Quel objectif le gouvernement vous a-t-il fixé en matière d’accompagnement des PME ?
Nous sommes actuellement dans un momentum très fort pour développer l’accompagnement par l’apport de conseil, de formation et de mise en relation. En octobre dernier, le ministre de l’Économie et des Finances, Bruno Le Maire, nous a demandé d’accompagner 4.000 entreprises à l’horizon 2021, soit le double de notre objectif initial. Ce n’est pas une goutte d’eau, 4.000 entreprises, quand on considère qu’il n’y a que 5.800 ETI en France.
L’idée est de développer des partenariats avec les Régions comme en Pays de la Loire, Nouvelle-Aquitaine ou Auvergne Rhône-Alpes. Nous souhaitons également développer des accélérateurs de filières, à l’instar du programme Ambition PME-ETI lancé en partenariat avec le Groupement des industries françaises aéronautiques et spatiales (Gifas), dont l’objectif est d’accélérer 120 entreprises de la filière aéronautique. Nous espérons développer au cours de ces prochains mois des partenariats dans d’autres filières industrielles. L’objectif est d’arriver à 1.000 entreprises accélérées d’ici fin 2018.
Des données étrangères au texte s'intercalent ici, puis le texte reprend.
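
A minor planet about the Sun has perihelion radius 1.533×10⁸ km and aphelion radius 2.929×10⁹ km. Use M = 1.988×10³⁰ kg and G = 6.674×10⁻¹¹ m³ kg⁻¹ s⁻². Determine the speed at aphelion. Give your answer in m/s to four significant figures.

v ≈ 2123 m/s

μ = GM = 6.674×10⁻¹¹ × 1.988×10³⁰ = 1.327×10²⁰ m³/s².
Semi-major axis a = (r_p + r_a)/2 = 1.5412×10⁹ km = 1.541×10¹² m.
Vis-viva: v² = μ(2/r − 1/a) = 1.327×10²⁰ × (6.828×10⁻¹³ − 6.489×10⁻¹³) = 4.506×10⁶ m²/s².
v = 2123 m/s.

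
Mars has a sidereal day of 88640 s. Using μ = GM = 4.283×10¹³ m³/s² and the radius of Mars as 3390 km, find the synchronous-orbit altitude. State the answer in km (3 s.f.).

A synchronous orbit has period T, so by Kepler's third law a = (μT²/4π²)^(1/3).
μT²/4π² = 4.283×10¹³ × (8.864×10⁴)² / 39.48 = 8.524×10²¹ m³.
a = 2.043×10⁷ m = 20428 km.
Altitude h = a − R = 20428 − 3390 = 17038 km.

h_sync ≈ 17000 km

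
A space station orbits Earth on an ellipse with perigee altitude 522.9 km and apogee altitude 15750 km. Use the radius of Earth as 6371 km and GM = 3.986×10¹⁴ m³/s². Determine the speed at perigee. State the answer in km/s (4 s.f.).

r_p = 6371 + 522.9 = 6893.9 km = 6.8939×10⁶ m.
r_a = 6371 + 15750 = 22121 km = 2.2121×10⁷ m.
Semi-major axis a = (r_p + r_a)/2 = 14507 km = 1.451×10⁷ m.
Vis-viva: v² = μ(2/r − 1/a) = 3.986×10¹⁴ × (2.901×10⁻⁷ − 6.893×10⁻⁸) = 8.816×10⁷ m²/s².
v = 9390 m/s = 9.390 km/s.

v ≈ 9.390 km/s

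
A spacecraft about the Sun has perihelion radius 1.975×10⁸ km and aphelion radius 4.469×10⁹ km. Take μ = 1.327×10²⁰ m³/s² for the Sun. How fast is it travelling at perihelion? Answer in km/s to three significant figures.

Semi-major axis a = (r_p + r_a)/2 = 2.3332×10⁹ km = 2.333×10¹² m.
Vis-viva: v² = μ(2/r − 1/a) = 1.327×10²⁰ × (1.013×10⁻¹¹ − 4.286×10⁻¹³) = 1.287×10⁹ m²/s².
v = 35870 m/s = 35.87 km/s.

v ≈ 35.9 km/s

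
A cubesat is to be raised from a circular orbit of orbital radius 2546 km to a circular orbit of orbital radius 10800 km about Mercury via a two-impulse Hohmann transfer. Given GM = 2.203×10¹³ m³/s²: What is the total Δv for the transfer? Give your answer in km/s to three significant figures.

Δv_total ≈ 1.35 km/s

r₁ = 2546 km = 2.546×10⁶ m.
r₂ = 10800 km = 1.080×10⁷ m.
Transfer ellipse a_t = (r₁ + r₂)/2 = 6.673×10⁶ m.
At r₁: circular v_c1 = √(μ/r₁) = 2942 m/s; transfer-periherm v_p = √[μ(2/r₁ − 1/a_t)] = 3742 m/s.
Δv₁ = v_p − v_c1 = 800.7 m/s.
At r₂: circular v_c2 = √(μ/r₂) = 1428 m/s; transfer-apoherm v_a = √[μ(2/r₂ − 1/a_t)] = 882.2 m/s.
Δv₂ = v_c2 − v_a = 546.0 m/s.
Total Δv = Δv₁ + Δv₂ = 1347 m/s = 1.347 km/s.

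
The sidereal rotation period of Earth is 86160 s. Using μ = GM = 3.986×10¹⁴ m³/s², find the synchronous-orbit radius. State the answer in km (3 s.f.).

r_sync ≈ 42200 km

A synchronous orbit has period T, so by Kepler's third law a = (μT²/4π²)^(1/3).
μT²/4π² = 3.986×10¹⁴ × (8.616×10⁴)² / 39.48 = 7.495×10²² m³.
a = 4.216×10⁷ m = 42163 km.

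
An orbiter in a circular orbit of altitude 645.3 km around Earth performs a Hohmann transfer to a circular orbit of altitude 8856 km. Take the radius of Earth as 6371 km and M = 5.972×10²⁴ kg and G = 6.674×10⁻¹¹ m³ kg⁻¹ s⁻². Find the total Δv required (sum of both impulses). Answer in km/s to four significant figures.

Δv_total ≈ 2.335 km/s

μ = GM = 6.674×10⁻¹¹ × 5.972×10²⁴ = 3.986×10¹⁴ m³/s².
r₁ = 6371 + 645.3 = 7016.3 km = 7.0163×10⁶ m.
r₂ = 6371 + 8856 = 15227 km = 1.5227×10⁷ m.
Transfer ellipse a_t = (r₁ + r₂)/2 = 1.112×10⁷ m.
At r₁: circular v_c1 = √(μ/r₁) = 7537 m/s; transfer-perigee v_p = √[μ(2/r₁ − 1/a_t)] = 8819 m/s.
Δv₁ = v_p − v_c1 = 1282 m/s.
At r₂: circular v_c2 = √(μ/r₂) = 5116 m/s; transfer-apogee v_a = √[μ(2/r₂ − 1/a_t)] = 4064 m/s.
Δv₂ = v_c2 − v_a = 1053 m/s.
Total Δv = Δv₁ + Δv₂ = 2335 m/s = 2.335 km/s.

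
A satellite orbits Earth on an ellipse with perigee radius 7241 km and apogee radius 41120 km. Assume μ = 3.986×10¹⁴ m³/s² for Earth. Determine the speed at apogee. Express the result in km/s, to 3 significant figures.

v ≈ 1.70 km/s

Semi-major axis a = (r_p + r_a)/2 = 24180 km = 2.418×10⁷ m.
Vis-viva: v² = μ(2/r − 1/a) = 3.986×10¹⁴ × (4.864×10⁻⁸ − 4.136×10⁻⁸) = 2.903×10⁶ m²/s².
v = 1704 m/s = 1.704 km/s.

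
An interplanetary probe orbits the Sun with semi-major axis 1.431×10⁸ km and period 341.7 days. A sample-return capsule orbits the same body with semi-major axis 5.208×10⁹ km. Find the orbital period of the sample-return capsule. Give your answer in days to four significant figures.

T₂ ≈ 75020 days

Kepler's third law: T² ∝ a³, so T₂ = T₁ (a₂/a₁)^(3/2).
a₂/a₁ = 36.39, (a₂/a₁)^(3/2) = 219.6.
T₂ = 341.7 × 219.6 = 75020 days.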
Quid de la Bourse, que les PME ont désertée ?
Nous travaillons avec Euronext pour identifier les entreprises qui gagneraient à s’introduire en Bourse. Nous avons besoin de redynamiser Euronext Growth [le segment non réglementé pour les PME], notamment la liquidité de ce marché, car s’il y a peu d’échanges et que la valorisation boursière ne reflète pas la valeur fondamentale d’une entreprise, cela peut créer des problèmes.
Les entreprises doivent aussi savoir comment parler de leur histoire et de leur trajectoire aux marchés financiers. Nous avons introduit en Bourse deux sociétés en croissance – Oncodesign, qui est passée des tests précliniques à la biotech, et Cerinnov, qui fabrique des machines pour la céramique et le verre à Limoges -, car elles avaient de belles histoires et trajectoires de croissance à raconter au marché. Il faut un parcours de croissance très pentu, à deux chiffres, et/ou une dimension technologique forte, pour aller en Bourse. Après le succès de l’introduction de Figeac Aéro, plusieurs entreprises du secteur aéronautique y pensent aussi.